Culture At Large

Deity as commodity in Foreign Gods, Inc.

Adele Gallogly

Okey Ndibe’s novel Foreign Gods, Inc. is the tragicomic journey of a New York cabdriver named Ike - a Nigerian immigrant desperate for wealth and willing to steal and sell his home village’s war deity statue in order to get it.

Ike’s plan is risky, reckless and culturally disrespectful; it also brazenly ignores Scriptural warnings about the love of money as “the root of all kinds of evil.” But Ike has no interest in Biblical wisdom. Nor does he give credence to the beliefs of those who see the statue as a true god (named Ngene) to be feared and worshipped. His plan is hatched out of a desire for the almighty dollar. For 13 years he’s been unhappily driving a cab, unable to put his honors degree in economics to use and gambling himself into debt in order to support a demanding wife he married for a green card. He believes his accent will forever hold him back from his dream of attaining the wealth he sees in American businessmen and celebrities.

Ike’s prideful quest for selfish gain makes him difficult to sympathize with. When he returns to Nigeria he is bothered by the poverty of his family and friends and thinks about how his plan would benefit them, but ultimately their needs are secondary to his success. Even so, his circumstances highlight the hardship many immigrants face, including the loneliness of feeling like a stranger caught between two worlds. They also speak to the brokenness of a consumerist society in which wealth is idolized and everything is for sale - including sacred things. His desperation is familiar. So is his greed.

The Nigeria Ike returns to is even more torn by religious war than when he left it. His impoverished mother and sister have been swept up by the false promises of a pastor who calls himself a Christian but acts nothing like Christ, exploiting the poor for his own income. His other relatives are faithful guardians of Ngene and shocked that anyone would worship an “invisible god.” Leaders in both camps feed off fear and promote material prosperity.

Ike's desperation is familiar. So is his greed.

Perhaps Ike’s greatest mistake is thinking he can snatch Ngene without consequence, just because he does not follow any particular religion or give in to superstition. Believers are always setting themselves apart from those with other beliefs; deities are always dueling. He cannot escape conflict, even if the “god” he reveres is wealth itself.

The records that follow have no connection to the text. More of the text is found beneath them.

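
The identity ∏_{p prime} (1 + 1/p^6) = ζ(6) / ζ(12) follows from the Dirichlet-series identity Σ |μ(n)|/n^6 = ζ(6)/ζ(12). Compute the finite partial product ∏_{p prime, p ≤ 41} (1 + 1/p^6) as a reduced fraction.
∏ = 7958626871003917876889084093955382653190108443234150059181332800/7824878040211751626556251123873113951642227867268398620083160521

The primes p ≤ 41 are [2, 3, 5, 7, 11, 13, 17, 19, 23, 29, 31, 37, 41]. For each, (1 + 1/p^6) = (p^6 + 1)/p^6. Multiplying these fractions over p ∈ [2, 3, 5, 7, 11, 13, 17, 19, 23, 29, 31, 37, 41] gives 7958626871003917876889084093955382653190108443234150059181332800/7824878040211751626556251123873113951642227867268398620083160521. (In the limit P → ∞ this tends to ζ(6)/ζ(12).)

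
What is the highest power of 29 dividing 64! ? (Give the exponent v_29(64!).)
v_29(64!) = 2

Legendre's formula: v_p(n!) = Σ_{k ≥ 1} ⌊n / p^k⌋. For p = 29, n = 64, the terms are:
  ⌊64/29^1⌋ = ⌊64/29⌋ = 2
(the next term ⌊64/29^2⌋ = 0, terminating the sum). Summing: v_29(64!) = 2 = 2.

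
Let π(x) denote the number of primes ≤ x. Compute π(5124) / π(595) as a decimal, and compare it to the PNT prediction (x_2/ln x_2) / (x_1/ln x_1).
π(5124)/π(595) = 685/108 ≈ 6.3426;  PNT prediction ≈ 6.4410.

π(595) = 108 and π(5124) = 685, so π(5124)/π(595) ≈ 6.3426. The PNT-predicted ratio is (5124/ln(5124)) / (595/ln(595)) ≈ 6.4410. The two agree to within a few percent, as expected.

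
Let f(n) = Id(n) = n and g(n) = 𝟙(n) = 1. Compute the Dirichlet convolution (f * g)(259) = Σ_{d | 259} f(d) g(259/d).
(Id * 𝟙)(259) = 304

Divisors of 259: [1, 7, 37, 259]. For each d | 259:
  d = 1: Id(1) · 𝟙(259/1) = 1 · 1 = 1
  d = 7: Id(7) · 𝟙(259/7) = 7 · 1 = 7
  d = 37: Id(37) · 𝟙(259/37) = 37 · 1 = 37
  d = 259: Id(259) · 𝟙(259/259) = 259 · 1 = 259
Summing: (Id * 𝟙)(259) = 1 + 7 + 37 + 259 = 304.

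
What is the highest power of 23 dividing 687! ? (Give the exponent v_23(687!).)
v_23(687!) = 30

Legendre's formula: v_p(n!) = Σ_{k ≥ 1} ⌊n / p^k⌋. For p = 23, n = 687, the terms are:
  ⌊687/23^1⌋ = ⌊687/23⌋ = 29
  ⌊687/23^2⌋ = ⌊687/529⌋ = 1
(the next term ⌊687/23^3⌋ = 0, terminating the sum). Summing: v_23(687!) = 29 + 1 = 30.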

The deity that is tragically absent here is the Almighty God - the one who is both transcendent and immanent, who saves His children by grace alone. No character in Ndibe’s novel bears witness to serving a God like this, not even the well-known yet coercive British missionary Walter Station, whom Ndibe describes (in a 27-page historical interlude) as a temperamental leader who believes “heroic gestures” will secure his salvation.

Over the course of the novel, Ike’s plans for success shift toward his ruin. We see him isolating himself from those he loves, ignoring opportunities for generosity and taking other despairing turns. I suspect most will wish, as I did, for a character that could help make a more loving God known to him. The living Lord, who cannot be bought or sold. He wants far more for His children than earthly riches; as Scripture so beautifully says, He has even “given us His very great and precious promises, so that through them [we] may participate in the divine nature, having escaped the corruption in the world caused by evil desires.”

Ike’s journey is unique, and his course of action could even be called absurdly dramatic. But he is battling acquisitive temptations and skewed definitions of worth that plague us all. When read with this in mind, Foreign Gods, Inc. can be admired as an absorbing yet painful reawakening to the woundedness of a world enslaved by commodity gods - if we let it be.